El Suoem busca mantener el frente activo; Llaryora, avanzar

A diez días de la sanción de la ordenanza que redujo jornadas y salarios la conducción del sindicato se esfuerza por mostrarse activa frente a sus representados más que por torcer su suerte. El Ejecutivo, por su parte, busca dar vuelta la página y avanzar en la gestión.

Por Felipe Osman

Foto: Gabriel Alvelo

La lista Verde, oficialismo en el sindicato municipal, reunió el pasado viernes a los titulares de cada una de las agrupaciones que la integran para emitir un comunicado en el que, además de cargar contra el intendente, buscó ratificar el apoyo de cada espacio a la conducción encarnada por Beatriz Biolatto y Daniel Fernández.
En otras palabras, el oficialismo en solitario -ya que no se invitó a las agrupaciones y espacios gremiales disidentes- manifestó su respaldo hacia sí mismo. A los efectos prácticos, la reunión sólo parece haber servido para confirmar que la conducción atraviesa serios cuestionamientos internos. De lo contrario, sería difícil explicar semejante paranoia.
A la vez, desde el sindicato empezó a promoverse la firma, por parte de los empleados, de un formulario concediendo al Suoem su consentimiento “a los fines (de) que promueva (…) las acciones judiciales individuales y/o colectivas (…) con el objeto de (lograr) la declaración de inconstitucionalidad de la Ordenanza Municipal N° 13.033 y su inaplicabilidad”, es decir, de la ordenanza sancionada el viernes 8 de mayo. Así, el sindicato se apresta a iniciar nuevas acciones legales ante la Justicia, un escenario extraño para sus reclamos, que siempre prefirieron las reparticiones municipales y el Palacio 6 de Julio como arena, algo hoy vedado por el receso administrativo dispuesto por el Ejecutivo.
Mientras tanto, la gestión encabezada por Martín Llaryora sigue siendo un interlocutor esquivo.
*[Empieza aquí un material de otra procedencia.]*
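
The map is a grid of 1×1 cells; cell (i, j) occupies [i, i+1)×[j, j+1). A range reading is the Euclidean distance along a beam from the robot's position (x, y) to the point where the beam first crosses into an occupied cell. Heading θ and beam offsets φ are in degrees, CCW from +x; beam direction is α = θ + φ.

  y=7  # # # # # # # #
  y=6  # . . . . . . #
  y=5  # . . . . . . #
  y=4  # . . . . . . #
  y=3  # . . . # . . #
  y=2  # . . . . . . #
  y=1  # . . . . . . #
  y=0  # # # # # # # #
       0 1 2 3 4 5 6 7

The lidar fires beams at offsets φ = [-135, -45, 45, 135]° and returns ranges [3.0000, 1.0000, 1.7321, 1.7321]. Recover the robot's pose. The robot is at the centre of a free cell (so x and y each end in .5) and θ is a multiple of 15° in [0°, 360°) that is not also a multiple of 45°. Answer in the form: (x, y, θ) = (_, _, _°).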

Es lógico, sancionada la ordenanza y habiendo pasado más de una semana sin que el sindicato haya logrado enhebrar un plan de acción medianamente efectivo, el Ejecutivo se dispone a dar vuelta la página y concentrarse en otros frentes.
Desde luego, sabe que el conflicto con el sindicato municipal no es un asunto terminado, pero advierte que no merece ser el foco de sus preocupaciones, al menos, hasta el regreso de los municipales al Palacio 6 de Julio, fecha que se presume postergará cuanto le resulte posible.
La evaluación es la siguiente: el oficialismo entiende que del ABL (Alumbrado, Barrido y Limpieza), núcleo de las prestaciones que debe ofrecer el municipio, barrido y limpieza marchan bien, mientras el alumbrado es el único servicio, entre estos, que empieza a sufrir algunos problemas.
Los primeros están por ahora blindados por una relación razonable del municipio, y particularmente del Esop, con el sindicato de recolectores (Surrbac), que atraviesa momentos de seria debilidad: está intervenido como también los está su mutual, tiene a gran parte de su conducción jaqueada por una causa judicial que se dirime en los tribunales federales, y tiene a uno de sus líderes máximos en prisión. A escasas semanas de salir bajo fianza, Pascual Catrambone volvió a quedar detenido en el marco de una causa de violencia de género.
Adicionalmente, otra fortaleza con la que cuenta el Ejecutivo es el programa de servidores urbanos, que a través de acuerdos con cooperativas lo mune de la fuerza de trabajo necesaria para sostener iniciativas de gestión aún en el marco de un conflicto con el Suoem.
Así las cosas, desde el Palacio 6 de Julio esperan que el conflicto empiece a trasladarse hacia las Áreas Operativas que, entre otros servicios, tienen a su cargo el alumbrado, por el cual empiezan a recibirse reclamos desde los centros vecinales.

Bonificaciones
Más allá de este balance, en el que la gestión percibe tener controlado el frente abierto con el Suoem, no debe perderse de vista el hecho de que éste podría recrudecer ante un nuevo avance del Ejecutivo, ahora sobre las bonificaciones establecidas en la ordenanza de remuneraciones.
Éste, vale destacar, no se daría a través de una ordenanza, ya que no sería necesario modificar el texto de la norma. Bastaría con una decisión administrativa que revisara los criterios con los que las bonificaciones por “mano de obra especializada” venían concediéndose y estableciera criterios más restrictivos.
Estos conceptos extraordinarios llegan a significar, para sus beneficiarios, un plus de hasta un 40 por ciento del salario básico y alcanzan a la gran mayoría de los municipales que se desempeñan en tareas administrativas, con lo cual debería esperarse una amplia resistencia.